From the curvy floral beauty of the Subotica’s Synagogue to the Morava-style inspired rosettes on Belgrade’s telegraph building, Art Nouveau architecture takes various shapes in present-day Serbia.
This diversity was in large part because this sensuous new style, originating in late 1800s France, was used as an artistic expression of national romanticism that gripped Europe those days. Back in early 1900s, north of the Sava and the Danube, resurgent Hungarian national sentiment infused the buildings in Subotica and Senta with local floral ethnic motifs, while in the tiny Kingdom of Serbia, national romantics like Branko Tanezević and Dragutin Inkiostiri-Medenjak (both born in the Austro-Hungarian Empire), translated Serbia’s traditional motifs into marvellous buildings. Other architects, like Milan Antonović and Nikola Nestorović brought the then-fashionable sinuous lines and natural motifs to the homes and businesses of their wealthy patrons, so they could show off their worldliness and keeping up with the trends in Paris, Munich and Vienna.

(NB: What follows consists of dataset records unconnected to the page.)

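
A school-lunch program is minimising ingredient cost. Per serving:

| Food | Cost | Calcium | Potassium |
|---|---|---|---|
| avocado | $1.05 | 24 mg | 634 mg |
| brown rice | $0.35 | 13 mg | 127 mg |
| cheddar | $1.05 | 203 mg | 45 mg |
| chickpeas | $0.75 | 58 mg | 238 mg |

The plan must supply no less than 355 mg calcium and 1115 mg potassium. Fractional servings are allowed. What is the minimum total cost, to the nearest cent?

For a min-cost LP with two ≥-constraints, a basic feasible solution has at most two positive variables.
avocado only: max(355/24, 1115/634) = 14.79 servings → $15.53.
brown rice only: max(355/13, 1115/127) = 27.31 servings → $9.56.
cheddar only: max(355/203, 1115/45) = 24.78 servings → $26.02.
chickpeas only: max(355/58, 1115/238) = 6.121 servings → $4.59.
avocado + brown rice: the both-tight solution has a negative serving — not a feasible corner.
avocado + cheddar with both tight: 1.648 servings and 1.554 servings → $3.36.
avocado + chickpeas: intersection lies outside the first quadrant.
brown rice + cheddar with both tight: 8.349 servings and 1.214 servings → $4.20.
brown rice + chickpeas: the both-tight solution has a negative serving — not a feasible corner.
cheddar + chickpeas with both tight: 0.4337 servings and 4.603 servings → $3.91.
The minimum over all feasible corners is $3.36.

$3.36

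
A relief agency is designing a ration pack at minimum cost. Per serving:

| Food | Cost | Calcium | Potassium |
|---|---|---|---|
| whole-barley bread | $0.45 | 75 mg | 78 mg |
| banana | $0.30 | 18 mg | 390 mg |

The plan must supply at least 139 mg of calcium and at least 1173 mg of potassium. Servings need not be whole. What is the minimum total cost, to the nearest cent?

whole-barley bread only: max(139/75, 1173/78) = 15.04 servings → $6.77.
banana only: max(139/18, 1173/390) = 7.722 servings → $2.32.
whole-barley bread + banana with both tight: 1.189 servings and 2.77 servings → $1.37.
The minimum over all feasible corners is $1.37.

$1.37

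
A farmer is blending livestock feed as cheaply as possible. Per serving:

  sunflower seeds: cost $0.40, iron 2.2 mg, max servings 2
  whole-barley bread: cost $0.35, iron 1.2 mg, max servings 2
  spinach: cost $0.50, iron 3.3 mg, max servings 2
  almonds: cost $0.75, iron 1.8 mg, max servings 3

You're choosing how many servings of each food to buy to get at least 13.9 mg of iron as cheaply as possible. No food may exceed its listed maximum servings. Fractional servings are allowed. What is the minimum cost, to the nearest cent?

Cost per mg of iron: spinach $0.1515, sunflower seeds $0.1818, whole-barley bread $0.2917, almonds $0.4167.
Take 2 servings of spinach: +6.6 mg iron for $1.00 (total $1.00, still need 7.3 mg).
Take 2 servings of sunflower seeds: +4.4 mg iron for $0.80 (total $1.80, still need 2.9 mg).
Take 2 servings of whole-barley bread: +2.4 mg iron for $0.70 (total $2.50, still need 0.5 mg).
Take 0.2778 servings of almonds: +0.5 mg iron for $0.21 (total $2.71, still need 0.0 mg).
Greedy by cheapest-per-mg is optimal for a single linear constraint, so the minimum cost is $2.71.

$2.71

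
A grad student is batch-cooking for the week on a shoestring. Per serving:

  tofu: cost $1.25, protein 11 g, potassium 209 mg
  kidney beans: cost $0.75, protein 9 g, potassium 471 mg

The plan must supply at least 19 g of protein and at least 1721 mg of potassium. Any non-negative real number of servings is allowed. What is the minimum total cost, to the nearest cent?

$2.74

A basic optimal solution has at most two foods positive. Try each food alone and each pair with both targets met exactly.
tofu only: max(19/11, 1721/209) = 8.234 servings → $10.29.
kidney beans only: max(19/9, 1721/471) = 3.654 servings → $2.74.
tofu + kidney beans: the both-tight solution has a negative serving — not a feasible corner.
Cheapest feasible corner: $2.74.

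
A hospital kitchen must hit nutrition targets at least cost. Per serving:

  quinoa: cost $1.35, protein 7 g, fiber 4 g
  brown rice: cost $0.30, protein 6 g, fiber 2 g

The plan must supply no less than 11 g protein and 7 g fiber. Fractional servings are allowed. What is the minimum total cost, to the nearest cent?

$1.05

Minimising a linear cost over {protein ≥ 11, fiber ≥ 7, servings ≥ 0} — the optimum is at a vertex, using one or two foods.
quinoa only: max(11/7, 7/4) = 1.75 servings → $2.36.
brown rice only: max(11/6, 7/2) = 3.5 servings → $1.05.
quinoa + brown rice: intersection lies outside the first quadrant.
The minimum over all feasible corners is $1.05.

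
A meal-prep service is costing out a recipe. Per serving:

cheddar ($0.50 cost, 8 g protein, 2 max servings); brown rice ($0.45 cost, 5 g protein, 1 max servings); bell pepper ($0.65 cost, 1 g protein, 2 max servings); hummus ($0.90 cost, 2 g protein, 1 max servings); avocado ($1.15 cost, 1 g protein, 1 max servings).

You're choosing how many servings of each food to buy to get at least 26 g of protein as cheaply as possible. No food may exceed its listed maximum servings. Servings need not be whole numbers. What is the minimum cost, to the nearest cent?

$4.80

Cost per g of protein: cheddar $0.0625, brown rice $0.0900, hummus $0.4500, bell pepper $0.6500, avocado $1.1500.
Take 2 servings of cheddar: +16.0 g protein for $1.00 (total $1.00, still need 10.0 g).
Take 1 serving of brown rice: +5.0 g protein for $0.45 (total $1.45, still need 5.0 g).
Take 1 serving of hummus: +2.0 g protein for $0.90 (total $2.35, still need 3.0 g).
Take 2 servings of bell pepper: +2.0 g protein for $1.30 (total $3.65, still need 1.0 g).
Take 1 serving of avocado: +1.0 g protein for $1.15 (total $4.80, still need 0.0 g).
Greedy by cheapest-per-g is optimal for a single linear constraint, so the minimum cost is $4.80.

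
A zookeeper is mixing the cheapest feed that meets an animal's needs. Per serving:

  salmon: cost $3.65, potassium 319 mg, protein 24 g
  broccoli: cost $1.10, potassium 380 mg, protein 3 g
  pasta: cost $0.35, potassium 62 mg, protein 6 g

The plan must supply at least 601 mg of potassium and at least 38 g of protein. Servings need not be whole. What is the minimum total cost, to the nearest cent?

Minimising a linear cost over {potassium ≥ 601, protein ≥ 38, servings ≥ 0} — the optimum is at a vertex, using one or two foods.
salmon only: max(601/319, 38/24) = 1.884 servings → $6.88.
broccoli only: max(601/380, 38/3) = 12.67 servings → $13.93.
pasta only: max(601/62, 38/6) = 9.694 servings → $3.39.
salmon + broccoli with both tight: 1.548 servings and 0.282 servings → $5.96.
salmon + pasta: the both-tight solution has a negative serving — not a feasible corner.
broccoli + pasta with both tight: 0.5969 servings and 6.035 servings → $2.77.
The minimum over all feasible corners is $2.77.

$2.77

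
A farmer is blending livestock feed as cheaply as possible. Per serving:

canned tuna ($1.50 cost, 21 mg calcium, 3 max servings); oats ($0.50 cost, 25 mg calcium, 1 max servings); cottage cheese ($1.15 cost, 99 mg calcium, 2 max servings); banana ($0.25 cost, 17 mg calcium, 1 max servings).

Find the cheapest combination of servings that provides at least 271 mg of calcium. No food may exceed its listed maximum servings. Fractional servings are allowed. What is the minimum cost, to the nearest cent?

$5.26

Cost per mg of calcium: cottage cheese $0.0116, banana $0.0147, oats $0.0200, canned tuna $0.0714.
Take 2 servings of cottage cheese: +198.0 mg calcium for $2.30 (total $2.30, still need 73.0 mg).
Take 1 serving of banana: +17.0 mg calcium for $0.25 (total $2.55, still need 56.0 mg).
Take 1 serving of oats: +25.0 mg calcium for $0.50 (total $3.05, still need 31.0 mg).
Take 1.476 servings of canned tuna: +31.0 mg calcium for $2.21 (total $5.26, still need 0.0 mg).
Greedy by cheapest-per-mg is optimal for a single linear constraint, so the minimum cost is $5.26.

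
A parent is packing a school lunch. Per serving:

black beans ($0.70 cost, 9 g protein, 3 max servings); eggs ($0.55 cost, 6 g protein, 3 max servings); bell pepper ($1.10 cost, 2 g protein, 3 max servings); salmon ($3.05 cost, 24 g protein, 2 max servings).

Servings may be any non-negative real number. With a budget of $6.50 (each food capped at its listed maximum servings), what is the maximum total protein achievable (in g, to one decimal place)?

Protein per dollar: black beans 12.86, eggs 10.91, salmon 7.869, bell pepper 1.818.
Take 3 servings of black beans: spends $2.10, +27.0 g protein (running total 27.0 g).
Take 3 servings of eggs: spends $1.65, +18.0 g protein (running total 45.0 g).
Take 0.9016 servings of salmon: spends $2.75, +21.6 g protein (running total 66.6 g).
Filling greedily by protein-per-dollar is optimal for one linear limit, giving 66.6 g.

66.6 g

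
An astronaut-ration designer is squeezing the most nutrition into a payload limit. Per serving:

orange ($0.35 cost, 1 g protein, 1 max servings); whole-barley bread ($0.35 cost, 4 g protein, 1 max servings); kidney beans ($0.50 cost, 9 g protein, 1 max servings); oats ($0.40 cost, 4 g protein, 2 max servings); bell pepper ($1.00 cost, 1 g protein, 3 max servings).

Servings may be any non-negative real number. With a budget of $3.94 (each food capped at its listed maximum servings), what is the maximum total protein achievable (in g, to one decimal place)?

Protein per dollar: kidney beans 18, whole-barley bread 11.43, oats 10, orange 2.857, bell pepper 1.
Take 1 serving of kidney beans: spends $0.50, +9.0 g protein (running total 9.0 g).
Take 1 serving of whole-barley bread: spends $0.35, +4.0 g protein (running total 13.0 g).
Take 2 servings of oats: spends $0.80, +8.0 g protein (running total 21.0 g).
Take 1 serving of orange: spends $0.35, +1.0 g protein (running total 22.0 g).
Take 1.94 servings of bell pepper: spends $1.94, +1.9 g protein (running total 23.9 g).
Greedy by best ratio exhausts the cost allowance optimally: 23.9 g.

23.9 g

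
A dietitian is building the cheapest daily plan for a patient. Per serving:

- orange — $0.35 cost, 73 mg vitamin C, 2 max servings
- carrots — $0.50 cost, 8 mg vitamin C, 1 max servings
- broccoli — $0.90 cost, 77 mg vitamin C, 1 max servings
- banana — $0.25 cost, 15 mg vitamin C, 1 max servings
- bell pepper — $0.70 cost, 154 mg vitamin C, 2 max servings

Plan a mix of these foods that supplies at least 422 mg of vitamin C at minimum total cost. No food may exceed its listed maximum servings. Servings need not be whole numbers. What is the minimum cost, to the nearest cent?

$1.95

Cost per mg of vitamin C: bell pepper $0.0045, orange $0.0048, broccoli $0.0117, banana $0.0167, carrots $0.0625.
Take 2 servings of bell pepper: +308.0 mg vitamin C for $1.40 (total $1.40, still need 114.0 mg).
Take 1.562 servings of orange: +114.0 mg vitamin C for $0.55 (total $1.95, still need 0.0 mg).
Greedy by cheapest-per-mg is optimal for a single linear constraint, so the minimum cost is $1.95.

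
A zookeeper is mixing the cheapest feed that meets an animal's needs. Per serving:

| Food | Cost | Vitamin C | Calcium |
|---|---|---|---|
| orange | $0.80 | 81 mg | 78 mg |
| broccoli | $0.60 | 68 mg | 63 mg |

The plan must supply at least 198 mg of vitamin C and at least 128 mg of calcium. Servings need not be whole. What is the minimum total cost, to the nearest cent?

This is a tiny linear program; its minimum lies at a vertex of the feasible set. List the vertices and price them.
orange only: max(198/81, 128/78) = 2.444 servings → $1.96.
broccoli only: max(198/68, 128/63) = 2.912 servings → $1.75.
orange + broccoli: the both-tight solution has a negative serving — not a feasible corner.
The minimum over all feasible corners is $1.75.

$1.75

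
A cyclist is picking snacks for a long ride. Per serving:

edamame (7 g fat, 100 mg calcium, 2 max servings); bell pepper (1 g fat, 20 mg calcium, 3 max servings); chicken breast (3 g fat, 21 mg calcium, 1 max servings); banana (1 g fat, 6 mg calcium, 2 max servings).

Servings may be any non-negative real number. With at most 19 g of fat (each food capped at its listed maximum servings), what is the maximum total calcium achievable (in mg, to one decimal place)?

Calcium per g fat: bell pepper 20, edamame 14.29, chicken breast 7, banana 6.
Take 3 servings of bell pepper: uses 3 g fat, +60.0 mg calcium (running total 60.0 mg).
Take 2 servings of edamame: uses 14 g fat, +200.0 mg calcium (running total 260.0 mg).
Take 0.6667 servings of chicken breast: uses 2 g fat, +14.0 mg calcium (running total 274.0 mg).
Filling greedily by calcium-per-g fat is optimal for one linear limit, giving 274.0 mg.

274.0 mg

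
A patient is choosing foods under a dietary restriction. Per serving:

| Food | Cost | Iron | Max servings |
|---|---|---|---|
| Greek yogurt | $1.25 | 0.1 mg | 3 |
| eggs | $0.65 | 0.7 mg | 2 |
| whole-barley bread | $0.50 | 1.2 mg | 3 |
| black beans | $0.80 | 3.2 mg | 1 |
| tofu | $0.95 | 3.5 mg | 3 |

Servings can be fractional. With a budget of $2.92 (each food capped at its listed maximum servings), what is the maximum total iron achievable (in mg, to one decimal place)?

Iron per dollar: black beans 4, tofu 3.684, whole-barley bread 2.4, eggs 1.077, Greek yogurt 0.08.
Take 1 serving of black beans: spends $0.80, +3.2 mg iron (running total 3.2 mg).
Take 2.232 servings of tofu: spends $2.12, +7.8 mg iron (running total 11.0 mg).
Filling greedily by iron-per-dollar is optimal for one linear limit, giving 11.0 mg.

11.0 mg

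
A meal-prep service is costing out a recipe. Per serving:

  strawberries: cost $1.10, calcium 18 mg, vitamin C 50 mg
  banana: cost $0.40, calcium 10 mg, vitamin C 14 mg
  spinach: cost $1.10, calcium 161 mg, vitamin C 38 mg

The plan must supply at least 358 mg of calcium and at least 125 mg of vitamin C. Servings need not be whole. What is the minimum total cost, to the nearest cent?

With two linear requirements the optimum uses one or two foods; enumerate the corners.
strawberries only: max(358/18, 125/50) = 19.89 servings → $21.88.
banana only: max(358/10, 125/14) = 35.8 servings → $14.32.
spinach only: max(358/161, 125/38) = 3.289 servings → $3.62.
strawberries + banana: intersection lies outside the first quadrant.
strawberries + spinach with both tight: 0.8853 servings and 2.125 servings → $3.31.
banana + spinach with both tight: 3.48 servings and 2.007 servings → $3.60.
Cheapest feasible corner: $3.31.

$3.31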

Unfortunately, this wonderful exuberance of Art Nouveau shapes was extinguished with the outbreak of World War I in 1914. After the war, its intricate ornamentation and naturalism were eschewed in favour of machine-like modernism or hypertrophied in monumentalism which served to affirm new national identities. Nevertheless the playfulness of Art Nouveau still captures imagination and many of the buildings from the era remain beloved symbols of their neighbourhoods and cities. Many of them have recently been restored to their former glory and will hopefully inspire generations in centuries to come.